Gunner Kenneth Laga, Craftsman Craig Smith, and Craftsman Craig Atkinson, attached to 26th Regiment,

Remembering the Fallen: on this day in 2005, Gunner Kenneth Laga, Craftsman Craig Smith, and Craftsman Craig Atkinson, attached to 26th Regiment, the Royal Artillery, died from injuries sustained in a road accident while serving in Gutersloh, Germany.

They were passengers in a Land Rover, the driver of which lost control during a ten-mile trip between barracks; it was the first time he had been behind the wheel of a left-hand drive military vehicle. At the inquest into Gunner Laga’s death, it was revealed that the driver had received an official permit to drive army vehicles in Germany, although he had not completed the required practical instruction, and had needed eleven attempts to pass the military theory test. The coroner called the driver training scheme a “shambles" and commented that the driver having been given a licence he was not qualified to hold as "defying belief." He returned a narrative verdict. The driver apologised, saying he would put it right if he could, and Gunner Laga’s mother stated that she believed he meant it – she said “"This was the culmination of a hard three-year fight with the army to get to the bottom of what happened. I was satisfied with the conclusions of the coroner”.

Gunner Laga served for four years with the Worcester and Sherwood Foresters (Territorial), which included an operational tour of Iraq, after which he decided to make a career with the regular army. He then joined the Royal Artillery - his mother said that when she saw him at the passing out parade, wearing his Iraq medal, she thought her heart would burst with pride. Sadly during basic training Gunner Laga lost his older brother in tragic (non-military) circumstances. He spent a short time at Larkhill before being posted to 26 Regiment, Gutersloh, and was only there for a few months before the fatal accident. His mother later set up the Military Families Support Group: Kenneth, from Kidderminster, was 22 years old.

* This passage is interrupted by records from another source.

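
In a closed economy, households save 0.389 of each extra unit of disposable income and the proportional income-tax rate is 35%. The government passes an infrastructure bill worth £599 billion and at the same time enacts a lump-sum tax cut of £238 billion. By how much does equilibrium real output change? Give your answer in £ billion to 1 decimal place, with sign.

MPC = 1 − MPS = 1 − 0.389 = 0.611.
Expenditure multiplier = 1/(1 − c(1−t)) = 1/(1 − 0.611×0.65) = 1/0.60285 ≈ 1.659.
ΔG contributes k·ΔG = (+£599 billion) / 0.60285 ≈ +£993.6 billion.
ΔT of −£238 billion changes first-round spending by −c·ΔT = +£145.418 billion, contributing k·(−c·ΔT) = (+£145.418 billion) / 0.60285 ≈ +£241.2 billion.
Net ΔY = k(ΔG − c·ΔT) = (+£744.418 billion) / 0.60285 ≈ +£1,234.8 billion.

+£1,234.8 billion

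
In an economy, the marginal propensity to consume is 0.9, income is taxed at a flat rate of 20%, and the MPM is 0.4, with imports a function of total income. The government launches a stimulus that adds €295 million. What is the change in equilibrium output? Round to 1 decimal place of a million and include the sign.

+€433.8 million

Spending multiplier = 1/(1 − c(1−t) + m) = 1/(1 − 0.9×0.8 + 0.4) = 1/0.68 ≈ 1.471.
ΔY = k × ΔG = (+€295 million) / 0.68 ≈ +€433.8 million.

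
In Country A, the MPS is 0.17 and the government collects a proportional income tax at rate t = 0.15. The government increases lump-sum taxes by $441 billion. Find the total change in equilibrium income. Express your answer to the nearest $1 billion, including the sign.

−$1,243 billion

MPC = 1 − MPS = 1 − 0.17 = 0.83.
A lump-sum tax change of +$441 billion shifts disposable income by −$441 billion; first-round consumption changes by −c × ΔT = −0.83 × (+$441 billion) = −$366.03 billion.
Expenditure multiplier = 1/(1 − c(1−t)) = 1/(1 − 0.83×0.85) = 1/0.2945 ≈ 3.396.
The tax multiplier is −c × k ≈ −2.818, so ΔY = k × (−c·ΔT) = (−$366.03 billion) / 0.2945 ≈ −$1,243 billion.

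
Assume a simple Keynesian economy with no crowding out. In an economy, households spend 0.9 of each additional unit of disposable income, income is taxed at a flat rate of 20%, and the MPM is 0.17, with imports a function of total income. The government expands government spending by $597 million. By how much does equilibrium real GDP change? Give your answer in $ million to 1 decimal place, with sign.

+$1,326.7 million

Expenditure multiplier = 1/(1 − c(1−t) + m) = 1/(1 − 0.9×0.8 + 0.17) = 1/0.45 ≈ 2.222.
ΔY = k × ΔG = (+$597 million) / 0.45 ≈ +$1,326.7 million.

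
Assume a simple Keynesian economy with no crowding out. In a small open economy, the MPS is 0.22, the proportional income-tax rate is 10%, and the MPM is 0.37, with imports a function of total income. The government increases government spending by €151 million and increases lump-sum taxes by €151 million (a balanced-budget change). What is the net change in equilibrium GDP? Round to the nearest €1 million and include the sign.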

Craftsman Smith began his basic training in September of 2003, he took the recovery mechanic’s course the following year, then in July of 2005 was posted to Gutersloh. His mother said: “All my son ever wanted to do was join the army. He was almost 17 years old when he enlisted into the Royal Electrical Mechanical Engineers. I was so proud and also saddened to see him go as he set off to the Army Technical Foundation college at Arborfield….he was posted to Mansergh Barracks, Gutersloh with 26 Regiment…then came home on leave, we were all so happy to see him home again safe and well. At the end of his leave we drove him to the airport to go back to his unit in Germany. That was the last time any of us saw him alive.” Craig was 18 years old.

Craftsman Atkinson while still at school had been keen to join the army, and scored high on the entrance exam. He had wanted to join the Army Air Corps but was told they would not be recruiting until late the following year, so he decided on the Royal Electrical Mechanic Engineers. He passed out at Pirbright in April of 2004 as the most improved recruit. In May of 2005 he was posted to 26 Regiment at Gutersloh. He called home daily, enthusing about how happy he was with his job and indeed the whole experience. His parents said that their son had so much to give, that the army had lost a great soldier, and that they had lost a great son. Craig had just celebrated his 19th birthday.